Many students feel the pressure to rush through the evaluations or are hampered by a lack of privacy, Brellenthin said.

“The data being collected isn’t that great,” he said. “And the online forms will enable students to take more time to carefully fill out the forms.”

The ICS is another benefit to the online system, as it allows students to access the evaluation results, Brellenthin said.

“The ICS will have information on the type of text books used, the workload, whether the class is mostly lectures or discussions and so on,” he said.

The current Teacher Course Evaluations seem to get lost in a black hole, he said.
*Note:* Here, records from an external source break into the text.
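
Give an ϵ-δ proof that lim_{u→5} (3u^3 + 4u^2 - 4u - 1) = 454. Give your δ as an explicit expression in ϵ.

δ = min(1, ϵ/313)

Let ϵ > 0 be given. We want δ > 0 such that 0 < |u − 5| < δ implies |(3u^3 + 4u^2 - 4u - 1) − 454| < ϵ.
(3u^3 + 4u^2 - 4u - 1) − 454 = 3u^3 + 4u^2 - 4u - 455 = (u − 5)(3u^2 + 19u + 91).
So |(3u^3 + 4u^2 - 4u - 1) − 454| = |u − 5|·|3u^2 + 19u + 91|.
Assume first that |u − 5| < 1, so |u| < 6. Then |3u^2 + 19u + 91| ≤ 3·6^2 + 19·6 + 91 = 313.
Hence |(3u^3 + 4u^2 - 4u - 1) − 454| ≤ 313|u − 5| < ϵ provided |u − 5| < ϵ/313.
Take δ = min(1, ϵ/313). Then 0 < |u − 5| < δ gives both |u − 5| < 1 and |u − 5| < ϵ/313, so |(3u^3 + 4u^2 - 4u - 1) − 454| < ϵ.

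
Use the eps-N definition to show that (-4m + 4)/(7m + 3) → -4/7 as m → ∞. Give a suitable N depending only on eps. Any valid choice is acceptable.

N = (40/49)/eps

Suppose eps > 0. For m ≥ 1, |(-4m + 4)/(7m + 3) + 4/7| = |40|/(7(7m + 3)) = 40/(7(7m + 3)).
Since 7m + 3 ≥ 7m for m ≥ 1, this is ≤ 40/(7·7m) = (40/49)/m.
So |(-4m + 4)/(7m + 3) + 4/7| < eps whenever m > (40/49)/eps.
Take N = (40/49)/eps. If m > N then |(-4m + 4)/(7m + 3) + 4/7| ≤ (40/49)/m < eps.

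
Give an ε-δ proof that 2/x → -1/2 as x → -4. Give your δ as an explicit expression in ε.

δ = min(2, 4ε)

Suppose ε > 0. We seek δ > 0 such that 0 < |x + 4| < δ implies |2/x + 1/2| < ε.
|2/x + 1/2| = 2·|-4 − x|/(4·|x|) = 2|x + 4|/(4|x|).
Restrict δ ≤ 2. Then |x + 4| < 2 gives |x| > 2, so 4|x| > 8.
Then |2/x + 1/2| < 2|x + 4|/8, which is < ε when |x + 4| < 4ε.
Take δ = min(2, 4ε). Then 0 < |x + 4| < δ gives both |x + 4| < 2 and |x + 4| < 4ε, so |2/x + 1/2| < ε.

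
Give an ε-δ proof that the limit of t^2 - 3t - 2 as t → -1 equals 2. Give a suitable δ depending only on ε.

Suppose ε > 0. We want δ > 0 such that 0 < |t + 1| < δ implies |(t^2 - 3t - 2) − 2| < ε.
(t^2 - 3t - 2) − 2 = t^2 - 3t - 4 = (t + 1)(t - 4).
So |(t^2 - 3t - 2) − 2| = |t + 1|·|t - 4|.
Assume first that |t + 1| < 1, so |t| < 2. Then |t - 4| ≤ 2 + 4 = 6.
Hence |(t^2 - 3t - 2) − 2| ≤ 6|t + 1| < ε provided |t + 1| < ε/6.
Take δ = min(1, ε/6). Then 0 < |t + 1| < δ gives both |t + 1| < 1 and |t + 1| < ε/6, so |(t^2 - 3t - 2) − 2| < ε.

δ = min(1, ε/6)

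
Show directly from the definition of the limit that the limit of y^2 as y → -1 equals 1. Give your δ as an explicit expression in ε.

Let ε > 0 be given. We seek δ > 0 with 0 < |y + 1| < δ ⇒ |y^2 − 1| < ε.
Factor: y^2 − 1 = (y + 1)(y - 1), so |y^2 − 1| = |y + 1|·|y - 1|.
Impose δ ≤ 1 so that |y| < 2; then |y - 1| ≤ 3.
Hence |y^2 − 1| ≤ 3|y + 1|, which is < ε once |y + 1| < ε/3.
Take δ = min(1, ε/3). If 0 < |y + 1| < δ then both bounds hold and |y^2 − 1| ≤ 3|y + 1| < 3·(ε/3) = ε.

δ = min(1, ε/3)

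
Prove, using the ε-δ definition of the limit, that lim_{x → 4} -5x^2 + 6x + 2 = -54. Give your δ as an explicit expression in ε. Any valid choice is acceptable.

Fix ε > 0. We want δ > 0 such that 0 < |x − 4| < δ implies |(-5x^2 + 6x + 2) + 54| < ε.
(-5x^2 + 6x + 2) + 54 = -5x^2 + 6x + 56 = (x − 4)(-5x - 14).
So |(-5x^2 + 6x + 2) + 54| = |x − 4|·|-5x - 14|.
Assume first that |x − 4| < 1, so |x| < 5. Then |-5x - 14| ≤ 5·5 + 14 = 39.
Hence |(-5x^2 + 6x + 2) + 54| ≤ 39|x − 4| < ε provided |x − 4| < ε/39.
Choosing δ = min(1, ε/39) ensures both conditions, hence |(-5x^2 + 6x + 2) + 54| < ε.

δ = min(1, ε/39)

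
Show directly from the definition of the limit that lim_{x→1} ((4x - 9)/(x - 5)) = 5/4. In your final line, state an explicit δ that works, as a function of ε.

Let ε > 0 be given. We want δ > 0 with 0 < |x − 1| < δ ⇒ |(4x - 9)/(x - 5) − (5/4)| < ε.
Combining over a common denominator, (4x - 9)/(x - 5) − (5/4) = [(4x - 9)·(-4) − (-5)·(x - 5)] / [(-4)·(x - 5)] = -11(x − 1) / ((-4)(x - 5)).
So |(4x - 9)/(x - 5) − (5/4)| = 11|x − 1| / (4·|x − 5|).
Require δ ≤ 2, so |x − 5| ≥ |-4| − |x − 1| > 4 − 2 = 2.
Hence |(4x - 9)/(x - 5) − (5/4)| < 11|x − 1|/(4·2) = (11/8)|x − 1|, which is < ε once |x − 1| < (8/11)ε.
Take δ = min(2, (8/11)ε). Then 0 < |x − 1| < δ forces both bounds, so |(4x - 9)/(x - 5) − (5/4)| < ε.

δ = min(2, (8/11)ε)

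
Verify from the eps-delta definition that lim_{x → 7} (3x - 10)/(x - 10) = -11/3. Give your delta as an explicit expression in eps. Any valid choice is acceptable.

Suppose eps > 0. We want delta > 0 with 0 < |x − 7| < delta ⇒ |(3x - 10)/(x - 10) + 11/3| < eps.
Combining over a common denominator, (3x - 10)/(x - 10) + 11/3 = [(3x - 10)·(-3) − 11·(x - 10)] / [(-3)·(x - 10)] = -20(x − 7) / ((-3)(x - 10)).
So |(3x - 10)/(x - 10) + 11/3| = 20|x − 7| / (3·|x − 10|).
Require delta ≤ 3/2, so |x − 10| ≥ |-3| − |x − 7| > 3 − 3/2 = 3/2.
Hence |(3x - 10)/(x - 10) + 11/3| < 20|x − 7|/(3·(3/2)) = (40/9)|x − 7|, which is < eps once |x − 7| < (9/40)eps.
Take delta = min(3/2, (9/40)eps). Then 0 < |x − 7| < delta forces both bounds, so |(3x - 10)/(x - 10) + 11/3| < eps.

delta = min(3/2, (9/40)eps)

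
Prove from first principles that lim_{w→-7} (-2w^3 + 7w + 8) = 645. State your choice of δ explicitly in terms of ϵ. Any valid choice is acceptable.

δ = min(2, ϵ/379)

Suppose ϵ > 0. We want δ > 0 such that 0 < |w + 7| < δ implies |(-2w^3 + 7w + 8) − 645| < ϵ.
(-2w^3 + 7w + 8) − 645 = -2w^3 + 7w - 637 = (w + 7)(-2w^2 + 14w - 91).
So |(-2w^3 + 7w + 8) − 645| = |w + 7|·|-2w^2 + 14w - 91|.
Assume first that |w + 7| < 2, so |w| < 9. Then |-2w^2 + 14w - 91| ≤ 2·9^2 + 14·9 + 91 = 379.
Hence |(-2w^3 + 7w + 8) − 645| ≤ 379|w + 7| < ϵ provided |w + 7| < ϵ/379.
Choosing δ = min(2, ϵ/379) ensures both conditions, hence |(-2w^3 + 7w + 8) − 645| < ϵ.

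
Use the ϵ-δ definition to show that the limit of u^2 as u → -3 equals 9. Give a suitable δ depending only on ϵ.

Suppose ϵ > 0. We seek δ > 0 with 0 < |u + 3| < δ ⇒ |u^2 − 9| < ϵ.
Factor: u^2 − 9 = (u + 3)(u - 3), so |u^2 − 9| = |u + 3|·|u - 3|.
Impose δ ≤ 2 so that |u| < 5; then |u - 3| ≤ 8.
Hence |u^2 − 9| ≤ 8|u + 3|, which is < ϵ once |u + 3| < ϵ/8.
Take δ = min(2, ϵ/8). If 0 < |u + 3| < δ then both bounds hold and |u^2 − 9| ≤ 8|u + 3| < 8·(ϵ/8) = ϵ.

δ = min(2, ϵ/8)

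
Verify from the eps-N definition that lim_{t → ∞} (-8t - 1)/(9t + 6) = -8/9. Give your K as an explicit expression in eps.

K = (13/27)/eps

Let eps > 0. We seek K > 0 such that t > K implies |(-8t - 1)/(9t + 6) + 8/9| < eps.
(-8t - 1)/(9t + 6) + 8/9 = (9(-8t - 1) − (-8)(9t + 6)) / (9(9t + 6)) = 39/(9(9t + 6)).
For t > 0 we have 9t + 6 > 9t, so |(-8t - 1)/(9t + 6) + 8/9| = 39/(9(9t + 6)) < 39/(9·9t) = (13/27)/t.
Thus |(-8t - 1)/(9t + 6) + 8/9| < eps whenever t > (13/27)/eps.
Take K = (13/27)/eps. If t > K then |(-8t - 1)/(9t + 6) + 8/9| < (13/27)/t < eps.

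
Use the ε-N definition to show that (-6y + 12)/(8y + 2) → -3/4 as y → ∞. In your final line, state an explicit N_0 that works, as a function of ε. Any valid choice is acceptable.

Fix ε > 0. We seek N_0 > 0 such that y > N_0 implies |(-6y + 12)/(8y + 2) + 3/4| < ε.
(-6y + 12)/(8y + 2) + 3/4 = (8(-6y + 12) − (-6)(8y + 2)) / (8(8y + 2)) = 108/(8(8y + 2)).
For y > 0 we have 8y + 2 > 8y, so |(-6y + 12)/(8y + 2) + 3/4| = 108/(8(8y + 2)) < 108/(8·8y) = (27/16)/y.
Thus |(-6y + 12)/(8y + 2) + 3/4| < ε whenever y > (27/16)/ε.
Take N_0 = (27/16)/ε. If y > N_0 then |(-6y + 12)/(8y + 2) + 3/4| < (27/16)/y < ε.

N_0 = (27/16)/ε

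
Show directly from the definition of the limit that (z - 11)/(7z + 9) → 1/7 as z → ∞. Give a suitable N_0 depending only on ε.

N_0 = (86/49)/ε

Let ε > 0 be given. We seek N_0 > 0 such that z > N_0 implies |(z - 11)/(7z + 9) − (1/7)| < ε.
(z - 11)/(7z + 9) − (1/7) = (7(z - 11) − (7z + 9)) / (7(7z + 9)) = -86/(7(7z + 9)).
For z > 0 we have 7z + 9 > 7z, so |(z - 11)/(7z + 9) − (1/7)| = 86/(7(7z + 9)) < 86/(7·7z) = (86/49)/z.
Thus |(z - 11)/(7z + 9) − (1/7)| < ε whenever z > (86/49)/ε.
Take N_0 = (86/49)/ε. If z > N_0 then |(z - 11)/(7z + 9) − (1/7)| < (86/49)/z < ε.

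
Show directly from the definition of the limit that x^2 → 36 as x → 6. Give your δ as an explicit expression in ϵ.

δ = min(2, ϵ/14)

Fix ϵ > 0. We seek δ > 0 with 0 < |x − 6| < δ ⇒ |x^2 − 36| < ϵ.
Factor: x^2 − 36 = (x − 6)(x + 6), so |x^2 − 36| = |x − 6|·|x + 6|.
Impose δ ≤ 2 so that |x| < 8; then |x + 6| ≤ 14.
Hence |x^2 − 36| ≤ 14|x − 6|, which is < ϵ once |x − 6| < ϵ/14.
Take δ = min(2, ϵ/14). If 0 < |x − 6| < δ then both bounds hold and |x^2 − 36| ≤ 14|x − 6| < 14·(ϵ/14) = ϵ.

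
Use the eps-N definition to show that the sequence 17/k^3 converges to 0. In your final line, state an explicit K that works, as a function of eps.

Let eps > 0 be given. For k ≥ 1, |17/k^3 − 0| = 17/k^3.
17/k^3 < eps ⇔ k^3 > 17/eps ⇔ k > (17/eps)^{1/3}.
Take K = (17/eps)^{1/3}. Then k > K implies 17/k^3 < eps.

K = (17/eps)^{1/3}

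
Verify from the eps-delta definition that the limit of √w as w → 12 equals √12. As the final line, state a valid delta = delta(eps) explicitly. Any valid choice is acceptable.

Suppose eps > 0. We want delta > 0 such that 0 < |w − 12| < delta implies |√w − √12| < eps.
Rationalise: √w − √12 = (w − 12)/(√w + √12), so |√w − √12| = |w − 12|/(√w + √12).
Restrict delta ≤ 12 so that |w − 12| < 12 forces w > 0, and then √w + √12 > √12.
Hence |√w − √12| < |w − 12|/√12, which is < eps once |w − 12| < √12·eps.
Take delta = min(12, √12·eps). If 0 < |w − 12| < delta then w > 0 and |√w − √12| < |w − 12|/√12 < eps.

delta = min(12, √12·eps)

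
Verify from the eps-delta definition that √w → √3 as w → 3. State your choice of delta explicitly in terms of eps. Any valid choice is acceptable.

delta = min(3, √3·eps)

Let eps > 0. We want delta > 0 such that 0 < |w − 3| < delta implies |√w − √3| < eps.
Rationalise: √w − √3 = (w − 3)/(√w + √3), so |√w − √3| = |w − 3|/(√w + √3).
Restrict delta ≤ 3 so that |w − 3| < 3 forces w > 0, and then √w + √3 > √3.
Hence |√w − √3| < |w − 3|/√3, which is < eps once |w − 3| < √3·eps.
Take delta = min(3, √3·eps). If 0 < |w − 3| < delta then w > 0 and |√w − √3| < |w − 3|/√3 < eps.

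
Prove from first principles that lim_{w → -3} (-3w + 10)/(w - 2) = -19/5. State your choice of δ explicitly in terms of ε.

δ = min(5/2, (25/8)ε)

Fix ε > 0. We want δ > 0 with 0 < |w + 3| < δ ⇒ |(-3w + 10)/(w - 2) + 19/5| < ε.
Combining over a common denominator, (-3w + 10)/(w - 2) + 19/5 = [(-3w + 10)·(-5) − 19·(w - 2)] / [(-5)·(w - 2)] = -4(w + 3) / ((-5)(w - 2)).
So |(-3w + 10)/(w - 2) + 19/5| = 4|w + 3| / (5·|w − 2|).
Require δ ≤ 5/2, so |w − 2| ≥ |-5| − |w + 3| > 5 − 5/2 = 5/2.
Hence |(-3w + 10)/(w - 2) + 19/5| < 4|w + 3|/(5·(5/2)) = (8/25)|w + 3|, which is < ε once |w + 3| < (25/8)ε.
Take δ = min(5/2, (25/8)ε). Then 0 < |w + 3| < δ forces both bounds, so |(-3w + 10)/(w - 2) + 19/5| < ε.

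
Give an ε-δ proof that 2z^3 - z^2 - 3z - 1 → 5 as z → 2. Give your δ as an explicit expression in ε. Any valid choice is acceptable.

δ = min(2, ε/47)

Let ε > 0 be given. We want δ > 0 such that 0 < |z − 2| < δ implies |(2z^3 - z^2 - 3z - 1) − 5| < ε.
(2z^3 - z^2 - 3z - 1) − 5 = 2z^3 - z^2 - 3z - 6 = (z − 2)(2z^2 + 3z + 3).
So |(2z^3 - z^2 - 3z - 1) − 5| = |z − 2|·|2z^2 + 3z + 3|.
Assume first that |z − 2| < 2, so |z| < 4. Then |2z^2 + 3z + 3| ≤ 2·4^2 + 3·4 + 3 = 47.
Hence |(2z^3 - z^2 - 3z - 1) − 5| ≤ 47|z − 2| < ε provided |z − 2| < ε/47.
Take δ = min(2, ε/47). Then 0 < |z − 2| < δ gives both |z − 2| < 2 and |z − 2| < ε/47, so |(2z^3 - z^2 - 3z - 1) − 5| < ε.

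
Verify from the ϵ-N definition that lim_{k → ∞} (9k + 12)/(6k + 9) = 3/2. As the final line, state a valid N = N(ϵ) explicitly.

Fix ϵ > 0. For k ≥ 1, |(9k + 12)/(6k + 9) − (3/2)| = |-9|/(6(6k + 9)) = 9/(6(6k + 9)).
Since 6k + 9 ≥ 6k for k ≥ 1, this is ≤ 9/(6·6k) = (1/4)/k.
So |(9k + 12)/(6k + 9) − (3/2)| < ϵ whenever k > (1/4)/ϵ.
Take N = (1/4)/ϵ. If k > N then |(9k + 12)/(6k + 9) − (3/2)| ≤ (1/4)/k < ϵ.

N = (1/4)/ϵ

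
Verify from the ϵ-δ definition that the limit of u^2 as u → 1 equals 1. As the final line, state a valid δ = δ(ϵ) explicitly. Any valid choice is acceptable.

Suppose ϵ > 0. We seek δ > 0 with 0 < |u − 1| < δ ⇒ |u^2 − 1| < ϵ.
Factor: u^2 − 1 = (u − 1)(u + 1), so |u^2 − 1| = |u − 1|·|u + 1|.
Impose δ ≤ 1 so that |u| < 2; then |u + 1| ≤ 3.
Hence |u^2 − 1| ≤ 3|u − 1|, which is < ϵ once |u − 1| < ϵ/3.
Take δ = min(1, ϵ/3). If 0 < |u − 1| < δ then both bounds hold and |u^2 − 1| ≤ 3|u − 1| < 3·(ϵ/3) = ϵ.

δ = min(1, ϵ/3)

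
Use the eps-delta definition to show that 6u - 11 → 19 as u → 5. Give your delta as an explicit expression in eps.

Suppose eps > 0. We need delta > 0 so that 0 < |u − 5| < delta implies |(6u - 11) − 19| < eps.
Since (6u - 11) − 19 = 6(u − 5), we have |(6u - 11) − 19| = 6|u − 5|.
So 6|u − 5| < eps exactly when |u − 5| < eps/6.
Take delta = eps/6. If 0 < |u − 5| < delta then |(6u - 11) − 19| = 6|u − 5| < 6·(eps/6) = eps.

delta = eps/6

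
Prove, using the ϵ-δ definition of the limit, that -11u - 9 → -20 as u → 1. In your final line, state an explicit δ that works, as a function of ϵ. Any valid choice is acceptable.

δ = ϵ/11

Fix ϵ > 0. We need δ > 0 so that 0 < |u − 1| < δ implies |(-11u - 9) + 20| < ϵ.
|(-11u - 9) + 20| = |-11u + 11| = 11|u − 1|.
So 11|u − 1| < ϵ exactly when |u − 1| < ϵ/11.
Choosing δ = ϵ/11 gives |(-11u - 9) + 20| = 11|u − 1| < ϵ whenever |u − 1| < δ.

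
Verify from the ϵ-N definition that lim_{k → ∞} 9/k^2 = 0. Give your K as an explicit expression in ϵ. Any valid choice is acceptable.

K = (9/ϵ)^{1/2}

Fix ϵ > 0. For k ≥ 1, |9/k^2 − 0| = 9/k^2.
9/k^2 < ϵ ⇔ k^2 > 9/ϵ ⇔ k > (9/ϵ)^{1/2}.
Take K = (9/ϵ)^{1/2}. Then k > K implies 9/k^2 < ϵ.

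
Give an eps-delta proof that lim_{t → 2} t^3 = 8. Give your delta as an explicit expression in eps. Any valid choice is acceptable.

Let eps > 0. We seek delta > 0 with 0 < |t − 2| < delta ⇒ |t^3 − 8| < eps.
Factor: t^3 − 8 = (t − 2)(t^2 + 2t + 4), so |t^3 − 8| = |t − 2|·|t^2 + 2t + 4|.
Restrict delta ≤ 1. Then |t − 2| < 1 gives |t| < 3, so by the triangle inequality |t^2 + 2t + 4| ≤ 3^2 + 2·3 + 4 = 19.
Hence |t^3 − 8| ≤ 19|t − 2|, which is < eps once |t − 2| < eps/19.
Take delta = min(1, eps/19). If 0 < |t − 2| < delta then both bounds hold and |t^3 − 8| ≤ 19|t − 2| < 19·(eps/19) = eps.

delta = min(1, eps/19)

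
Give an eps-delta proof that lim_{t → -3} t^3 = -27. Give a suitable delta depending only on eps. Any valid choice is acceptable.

delta = min(1, eps/37)

Let eps > 0 be given. We seek delta > 0 with 0 < |t + 3| < delta ⇒ |t^3 + 27| < eps.
Factor: t^3 + 27 = (t + 3)(t^2 - 3t + 9), so |t^3 + 27| = |t + 3|·|t^2 - 3t + 9|.
Impose delta ≤ 1 so that |t| < 4; then |t^2 - 3t + 9| ≤ 37.
Hence |t^3 + 27| ≤ 37|t + 3|, which is < eps once |t + 3| < eps/37.
Take delta = min(1, eps/37). If 0 < |t + 3| < delta then both bounds hold and |t^3 + 27| ≤ 37|t + 3| < 37·(eps/37) = eps.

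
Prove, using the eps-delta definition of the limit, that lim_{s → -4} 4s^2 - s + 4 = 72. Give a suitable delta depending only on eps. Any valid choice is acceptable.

delta = min(1, eps/37)

Fix eps > 0. We want delta > 0 such that 0 < |s + 4| < delta implies |(4s^2 - s + 4) − 72| < eps.
(4s^2 - s + 4) − 72 = 4s^2 - s - 68 = (s + 4)(4s - 17).
So |(4s^2 - s + 4) − 72| = |s + 4|·|4s - 17|.
Require delta ≤ 1. Then |s + 4| < 1 gives |s| < 5, and by the triangle inequality |4s - 17| ≤ 4·5 + 17 = 37.
Hence |(4s^2 - s + 4) − 72| ≤ 37|s + 4| < eps provided |s + 4| < eps/37.
Take delta = min(1, eps/37). Then 0 < |s + 4| < delta gives both |s + 4| < 1 and |s + 4| < eps/37, so |(4s^2 - s + 4) − 72| < eps.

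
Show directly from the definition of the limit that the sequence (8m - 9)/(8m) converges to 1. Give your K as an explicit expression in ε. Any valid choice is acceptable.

Let ε > 0. For m ≥ 1, |(8m - 9)/(8m) − 1| = |-72|/(8(8m)) = 72/(8(8m)).
Since 8m ≥ 8m for m ≥ 1, this is ≤ 72/(8·8m) = (9/8)/m.
So |(8m - 9)/(8m) − 1| < ε whenever m > (9/8)/ε.
Take K = (9/8)/ε. If m > K then |(8m - 9)/(8m) − 1| ≤ (9/8)/m < ε.

K = (9/8)/ε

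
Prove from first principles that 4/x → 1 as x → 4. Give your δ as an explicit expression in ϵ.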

The online system will allow students to actually see the information gathered from the evaluations.

Although the resolution passed, many senators voiced concerns on the switch from the paper form to an online form.

Sorin Senator Michael Sayles questioned whether students would be motivated to fill out the forms outside of class.

“Students may have a really hard time going online and finding the time to evaluate five classes,” he said.

Student body vice president Grant Schmidt said students will not be able to access the ICS information when darting if they did not fill out the CIF.

“There is the incentive about having objective information about classes,” he said.

Several senators also raised the objection that the ICS will motivate students to seek out “easy classes” with fewer papers and lighter reading loads.

“These evaluations are not in the spirit of higher education,” Gender Issues chair Patrick Tighe said. “If you want to know about course, talk to the professor or an advisor. [Education] is not about making decisions about courses based on numbers.”

While the switch to online course evaluations will occur, the committees in charge of the transition will consider the issues raised by senators and continue to consult with student government to improve the system, Academic Affairs chair Brellenthin said.

In other senate news:

– Chief Executive Assistant Karen Koski discussed the possibility of a fall festival taking place the Friday before the Michigan game. Different clubs on campus will sponsor food and games directed toward Alumni and their families to showcase university life, she said.

– Community Relations chair Gus Gari announced the Taste of South Bend will take place on Fieldhouse Mall Wednesday April 30. Local restaurants will give away free food, he said.